OPINIóN
Actualizado 25/09/2016

De ninguna manera habría imaginado que no abordaría mi vuelo. Había permanecido en la ciudad x ocho años largos, muchas veces con la incertidumbre sobre el éxito o el fracaso de mi tarea, pocas veces con la confianza y la tranquilidad necesarias para apreciar y disfrutar su diseño urbano y beneficiarme de su generosa oferta cultural.

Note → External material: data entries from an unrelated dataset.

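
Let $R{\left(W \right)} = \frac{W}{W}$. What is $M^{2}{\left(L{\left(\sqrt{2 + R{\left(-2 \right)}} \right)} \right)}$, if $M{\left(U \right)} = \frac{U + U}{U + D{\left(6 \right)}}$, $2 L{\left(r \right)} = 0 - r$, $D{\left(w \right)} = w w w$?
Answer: $\frac{12}{\left(432 - \sqrt{3}\right)^{2}} \approx 6.4819 \cdot 10^{-5}$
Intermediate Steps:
$R{\left(W \right)} = 1$
$D{\left(w \right)} = w^{3}$ ($D{\left(w \right)} = w^{2} w = w^{3}$)
$L{\left(r \right)} = - \frac{r}{2}$ ($L{\left(r \right)} = \frac{0 - r}{2} = \frac{\left(-1\right) r}{2} = - \frac{r}{2}$)
$M{\left(U \right)} = \frac{2 U}{216 + U}$ ($M{\left(U \right)} = \frac{U + U}{U + 6^{3}} = \frac{2 U}{U + 216} = \frac{2 U}{216 + U}$)
$M^{2}{\left(L{\left(\sqrt{2 + R{\left(-2 \right)}} \right)} \right)} = \left(\frac{2 \left(- \frac{\sqrt{2 + 1}}{2}\right)}{216 - \frac{\sqrt{2 + 1}}{2}}\right)^{2} = \left(\frac{2 \left(- \frac{\sqrt{3}}{2}\right)}{216 - \frac{\sqrt{3}}{2}}\right)^{2} = \left(- \frac{\sqrt{3}}{216 - \frac{\sqrt{3}}{2}}\right)^{2} = \frac{3}{\left(216 - \frac{\sqrt{3}}{2}\right)^{2}}$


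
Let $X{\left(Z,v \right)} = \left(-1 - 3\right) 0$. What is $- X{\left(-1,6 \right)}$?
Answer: $0$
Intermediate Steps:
$X{\left(Z,v \right)} = 0$ ($X{\left(Z,v \right)} = \left(-4\right) 0 = 0$)
$- X{\left(-1,6 \right)} = \left(-1\right) 0 = 0$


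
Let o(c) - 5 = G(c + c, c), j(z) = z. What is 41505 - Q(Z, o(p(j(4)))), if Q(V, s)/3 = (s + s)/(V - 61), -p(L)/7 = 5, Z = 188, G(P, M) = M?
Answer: 5271315/127 ≈ 41506.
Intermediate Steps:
p(L) = -35 (p(L) = -7*5 = -35)
o(c) = 5 + c
Q(V, s) = 6*s/(-61 + V) (Q(V, s) = 3*((s + s)/(V - 61)) = 3*((2*s)/(-61 + V)) = 3*(2*s/(-61 + V)) = 6*s/(-61 + V))
41505 - Q(Z, o(p(j(4)))) = 41505 - 6*(5 - 35)/(-61 + 188) = 41505 - 6*(-30)/127 = 41505 - 1*(-180/127) = 41505 + 180/127 = 5271315/127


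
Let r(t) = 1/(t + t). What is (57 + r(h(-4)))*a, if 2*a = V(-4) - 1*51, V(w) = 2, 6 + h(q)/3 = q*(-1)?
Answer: -33467/24 ≈ -1394.5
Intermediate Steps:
h(q) = -18 - 3*q (h(q) = -18 + 3*(q*(-1)) = -18 + 3*(-q) = -18 - 3*q)
r(t) = 1/(2*t)
a = -49/2 (a = (2 - 1*51)/2 = (2 - 51)/2 = (½)*(-49) = -49/2 ≈ -24.500)
(57 + r(h(-4)))*a = (57 + 1/(2*(-18 - 3*(-4))))*(-49/2) = (57 + 1/(2*(-18 + 12)))*(-49/2) = (57 + (½)/(-6))*(-49/2) = (57 + (½)*(-⅙))*(-49/2) = (57 - 1/12)*(-49/2) = (683/12)*(-49/2) = -33467/24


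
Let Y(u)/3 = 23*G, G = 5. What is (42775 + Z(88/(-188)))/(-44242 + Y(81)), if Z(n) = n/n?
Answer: -42776/43897 ≈ -0.97446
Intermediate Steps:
Z(n) = 1
Y(u) = 345 (Y(u) = 3*(23*5) = 3*115 = 345)
(42775 + Z(88/(-188)))/(-44242 + Y(81)) = (42775 + 1)/(-44242 + 345) = 42776/(-43897) = 42776*(-1/43897) = -42776/43897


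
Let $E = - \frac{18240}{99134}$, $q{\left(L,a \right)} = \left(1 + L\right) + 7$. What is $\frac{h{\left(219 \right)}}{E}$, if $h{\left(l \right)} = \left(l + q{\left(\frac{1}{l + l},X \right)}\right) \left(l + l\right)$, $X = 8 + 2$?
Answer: $- \frac{259384111}{480} \approx -5.4038 \cdot 10^{5}$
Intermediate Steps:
$X = 10$
$q{\left(L,a \right)} = 8 + L$
$E = - \frac{9120}{49567}$ ($E = \left(-18240\right) \frac{1}{99134} = - \frac{9120}{49567} \approx -0.18399$)
$h{\left(l \right)} = 2 l \left(8 + l + \frac{1}{2 l}\right)$ ($h{\left(l \right)} = \left(l + \left(8 + \frac{1}{l + l}\right)\right) \left(l + l\right) = \left(l + \left(8 + \frac{1}{2 l}\right)\right) 2 l = \left(8 + l + \frac{1}{2 l}\right) 2 l = 2 l \left(8 + l + \frac{1}{2 l}\right)$)
$\frac{h{\left(219 \right)}}{E} = \frac{1 + 2 \cdot 219^{2} + 16 \cdot 219}{- \frac{9120}{49567}} = \left(1 + 2 \cdot 47961 + 3504\right) \left(- \frac{49567}{9120}\right) = \left(1 + 95922 + 3504\right) \left(- \frac{49567}{9120}\right) = 99427 \left(- \frac{49567}{9120}\right) = - \frac{259384111}{480}$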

Preparé con detenimiento las maletas y cajas que llevaría conmigo en el vuelo y que mandaría por un servicio de mensajería, respectivamente. Miré las fotografías enmarcadas. Leí los papelitos que había acumulado en cajones y repisas de libreros. Me cercioré cuatro o cinco veces de que mi pasaporte estuviera en el bolsillo de siempre y de que el día del vuelo fuera el día siguiente. Por las calles me había detenido a despedirme de mis amigos, y había aprovechado la oportunidad de buscar a quienes por una razón u otra tenía olvidados o distantes. Una joven a quien apenas conocía me preparó una cena riquísima.

No obstante, cuando fui al aeropuerto, tres horas antes de embarcar, me di la media vuelta. No sé cuánto tiempo estuve mirando en dirección a la puerta de salida, en sentido opuesto a la puerta de embarque. Le daba la espalda a la cola de viajeros formados para la inspección del equipaje y mi frente se alzaba hacia el camino que había andado desde la puerta de entrada. No lo pensé demasiado. Simplemente lo hice. Comencé a caminar.

Algo dentro de mí se rompió. Toda mi realidad se rompió. Di un paso y otro y otro más hasta llegar a la cafetería.

Me sentía como un personaje de la generación beat. La vida continuaba su rumbo por un camino paralelo. La gramática que había organizado mis trabajos y mis días hasta ese entonces no contaba con los recursos para dar cuenta de esta nueva escritura. Me había colocado sobre la letra capitular de una nueva narrativa... Ponía mis pies sobre cada una de las letras y las palabras con sus tildes y sus puntos sobre las íes. Mi decisión me llevaba a prescindir de un respaldo institucional, que había cambiado por no sé qué. En mi móvil tenía una llamada perdida. Lo apagué. Puse un billete en la carpeta de la cuenta de la cafetería y seguí mi nuevo camino.

Apenas unos metros adelante, sin embargo, no alcanzaba a entender cómo había llevado tanto tiempo la vida anterior, ahormada por los usos y las costumbres de siempre. Mi identidad se disolvía y no quedaba más que un recuerdo. Eran las doce cincuenta y nueve. Me dirigí a un espejo y me pregunté si no era un sueño.